Phase I included widening a portion of the Van Wyck Expressway, and rehabilitating the exit ramp from the northbound Van Wyck to westbound Queens Boulevard, four bridges over the Van Wyck, the Van Wyck Bridge over Main Street and the Queens Boulevard Bridge over Main Street.

Additionally, Phase I included constructing auxiliary lanes on both the northbound and southbound Van Wyck between the Grand Central Parkway and Main Street and provided a dedicated exit lane southbound to Hillside Avenue.

Phase II project widened the northbound Van Wyck Expressway to three lanes and replaced the one-lane entrance ramp connecting the Jackie Robinson Parkway and Union Turnpike with the northbound Van Wyck Expressway with a new two-lane ramp.

Expanding Mass-Transit Capacity to Meet Projected Growth

The Governor’s vision plan calls for consideration of two ways to improve rail mass transit to JFK in response to the dramatic growth of the number of passengers at JFK.

Step 1: Expand JFK AirTrain

Increase the capacity from two to four cars per train and increase its frequency.

These changes would allow the AirTrain to roughly double its capacity and handle more than 40 million passengers annually.

Improve the east of connection from the Subway or LIRR by top-to-bottom rebuild of interconnections at Jamaica and Sutphin Blvd – Completely overhaul the subway and Long Island Railroad connection to the JFK AirTrain.

These improvements would include essential modern amenities such as high-performance elevators and escalators, charging stations and expanded walkways.

A modernized mezzanine will create simpler navigation and smoother transfers to the AirTrain including improved wayfinding and LED flight status screens.

Step 2: Explore the feasibility of one seat ride to JFK 

JFK is one of the only major airports in the world that does not offer travelers a one seat ride from its city center.

Therefore, the panel recommends that the MTA and its partners jointly explore the feasibility of a one-seat ride to JFK.

(Courtesy of the Governor’s Press Office)
(Courtesy of the Governor’s Press Office)

TWA Flight Center Hotel at JFK

The TWA Flight Center hotel is on track for an early 2019 completion, with excavation, concrete slab work, and reinforcing steel installation all underway following the groundbreaking in December 2016.

The TWA Flight Center will create a 500 room on-airport hotel at JFK, through adaptive reuse of the historic Saarinen TWA terminal, and provide a world class facility for the nation’s premier international gateway.

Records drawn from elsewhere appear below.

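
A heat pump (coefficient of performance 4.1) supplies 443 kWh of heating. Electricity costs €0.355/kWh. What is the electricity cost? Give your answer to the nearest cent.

€38.36

Electrical input = 443 kWh / 4.1 = 108 kWh
Cost = 108 × €0.355/kWh = €38.36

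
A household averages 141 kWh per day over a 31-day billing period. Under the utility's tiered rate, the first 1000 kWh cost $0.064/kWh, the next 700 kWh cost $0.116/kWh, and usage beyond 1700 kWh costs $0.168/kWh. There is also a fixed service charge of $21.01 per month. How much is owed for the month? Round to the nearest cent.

Usage = 141 kWh/day × 31 days = 4371 kWh
First 1000 kWh × $0.064 = $64.00
Next 700 kWh × $0.116 = $81.20
Remaining 2671 kWh × $0.168 = $448.73
Energy charge = $593.93; + service $21.01 = $614.94

$614.94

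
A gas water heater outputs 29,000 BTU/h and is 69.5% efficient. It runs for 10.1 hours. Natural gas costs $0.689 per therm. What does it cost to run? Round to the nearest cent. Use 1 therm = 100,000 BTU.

Heat delivered = 29,000 BTU/h × 10.1 h = 292,900 BTU
Gas input = 292,900 / 0.695 = 421,439 BTU
= 421,439 / 100,000 = 4.214 therm
Cost = 4.214 × $0.689/therm = $2.90

$2.90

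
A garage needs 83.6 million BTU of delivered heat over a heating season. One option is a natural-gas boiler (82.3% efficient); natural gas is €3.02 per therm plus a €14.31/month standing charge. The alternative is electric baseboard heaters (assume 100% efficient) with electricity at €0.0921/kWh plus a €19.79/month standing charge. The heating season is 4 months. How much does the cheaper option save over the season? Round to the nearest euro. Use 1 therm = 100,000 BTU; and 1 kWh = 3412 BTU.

€789

Heat load = 83.6 × 10⁶ BTU = 83,600,000 BTU
Gas: input = 83,600,000 / 0.823 = 101,579,587 BTU = 1,016 therm → 1,016 × €3.02 = €3,067.70; + 4 × €14.31 standing = €3,124.94
Electric: 83,600,000 BTU / 3412 = 24,500 kWh → × €0.0921 = €2,256.61; + 4 × €19.79 standing = €2,335.77
Difference = |€3,124.94 − €2,335.77| = €789.17 ≈ €789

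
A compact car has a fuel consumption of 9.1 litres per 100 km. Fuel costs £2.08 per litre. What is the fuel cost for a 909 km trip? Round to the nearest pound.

Fuel = 9.1 L/100 km × 909 km / 100 = 82.72 L
Cost = 82.72 L × £2.08/L = £172.06 ≈ £172

£172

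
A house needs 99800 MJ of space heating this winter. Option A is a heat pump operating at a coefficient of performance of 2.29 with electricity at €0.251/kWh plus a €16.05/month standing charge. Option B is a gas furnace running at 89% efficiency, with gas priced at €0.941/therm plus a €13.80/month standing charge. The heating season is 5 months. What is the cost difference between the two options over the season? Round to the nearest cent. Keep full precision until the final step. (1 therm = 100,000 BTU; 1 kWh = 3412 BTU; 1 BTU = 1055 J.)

Heat load = 99800 MJ = 99,800,000,000 J / 1055 = 94,597,156 BTU
Gas: input = 94,597,156 / 0.89 = 106,288,940 BTU = 1,063 therm → 1,063 × €0.941 = €1,000.18; + 5 × €13.80 standing = €1,069.18
Heat pump: 94,597,156 BTU / 3412 = 27,720 kWh heat; / 2.29 = 12,110 kWh in → × €0.251 = €3,038.84; + 5 × €16.05 standing = €3,119.09
Difference = |€1,069.18 − €3,119.09| = €2,049.91

€2049.91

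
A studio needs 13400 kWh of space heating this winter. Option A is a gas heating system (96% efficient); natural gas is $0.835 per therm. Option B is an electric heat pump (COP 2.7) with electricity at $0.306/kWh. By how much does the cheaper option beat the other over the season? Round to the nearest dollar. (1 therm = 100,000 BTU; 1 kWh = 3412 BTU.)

$1121

Heat load = 13400 kWh × 3412 = 45,720,800 BTU
Gas: input = 45,720,800 / 0.96 = 47,625,833 BTU = 476.3 therm → 476.3 × $0.835 = $397.68
Heat pump: 45,720,800 BTU / 3412 = 13,400 kWh heat; / 2.7 = 4,963 kWh in → × $0.306 = $1,518.67
Difference = |$397.68 − $1,518.67| = $1,120.99 ≈ $1121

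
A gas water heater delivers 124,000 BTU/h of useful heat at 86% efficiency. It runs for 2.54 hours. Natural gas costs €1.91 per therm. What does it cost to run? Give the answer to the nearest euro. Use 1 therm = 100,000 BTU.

€7

Heat delivered = 124,000 BTU/h × 2.54 h = 314,960 BTU
Gas input = 314,960 / 0.86 = 366,233 BTU
= 366,233 / 100,000 = 3.662 therm
Cost = 3.662 × €1.91/therm = €7.00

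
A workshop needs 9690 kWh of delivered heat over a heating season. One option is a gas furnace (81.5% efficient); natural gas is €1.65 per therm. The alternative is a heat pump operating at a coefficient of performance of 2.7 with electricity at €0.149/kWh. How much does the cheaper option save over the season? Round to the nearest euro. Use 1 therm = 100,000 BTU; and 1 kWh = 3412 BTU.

Heat load = 9690 kWh × 3412 = 33,062,280 BTU
Gas: input = 33,062,280 / 0.815 = 40,567,215 BTU = 405.7 therm → 405.7 × €1.65 = €669.36
Heat pump: 33,062,280 BTU / 3412 = 9,690 kWh heat; / 2.7 = 3,589 kWh in → × €0.149 = €534.74
Difference = |€669.36 − €534.74| = €134.61 ≈ €135

€135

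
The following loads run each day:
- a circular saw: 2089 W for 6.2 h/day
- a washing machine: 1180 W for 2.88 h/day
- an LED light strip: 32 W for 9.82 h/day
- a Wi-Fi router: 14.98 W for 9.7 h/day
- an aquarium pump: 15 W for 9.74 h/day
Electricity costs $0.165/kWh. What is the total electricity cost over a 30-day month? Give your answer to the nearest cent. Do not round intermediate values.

$83.93

circular saw: 2089 W × 6.2 h × 30 d = 388,554 Wh = 388.6 kWh
washing machine: 1180 W × 2.88 h × 30 d = 101,952 Wh = 102 kWh
LED light strip: 32 W × 9.82 h × 30 d = 9,427 Wh = 9.427 kWh
Wi-Fi router: 14.98 W × 9.7 h × 30 d = 4,359 Wh = 4.359 kWh
aquarium pump: 15 W × 9.74 h × 30 d = 4,383 Wh = 4.383 kWh
Total energy = 388.6 + 102 + 9.427 + 4.359 + 4.383 = 508.7 kWh
Cost = 508.7 kWh × $0.165 = $83.93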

JFK Airport is a vital regional economic engine that served a record 59 million passengers in 2016 and supported more than 285,000 jobs last year. JFK passenger volumes have continued to grow, with 23.1 million passengers through May, up 1.4 percent versus the comparable prior year period, and keeping JFK on track to serve approximately 60.5 million passengers in 2017.

The number of passengers at JFK is expected to grow dramatically over the next several decades – to 75 million by 2030 and 100 million passengers by 2050. The current JFK will reach capacity by the mid-2020s. For each million passengers that JFK fails to accommodate, the region loses approximately $140 million in wages, $400 million in sales, and 2,500 jobs.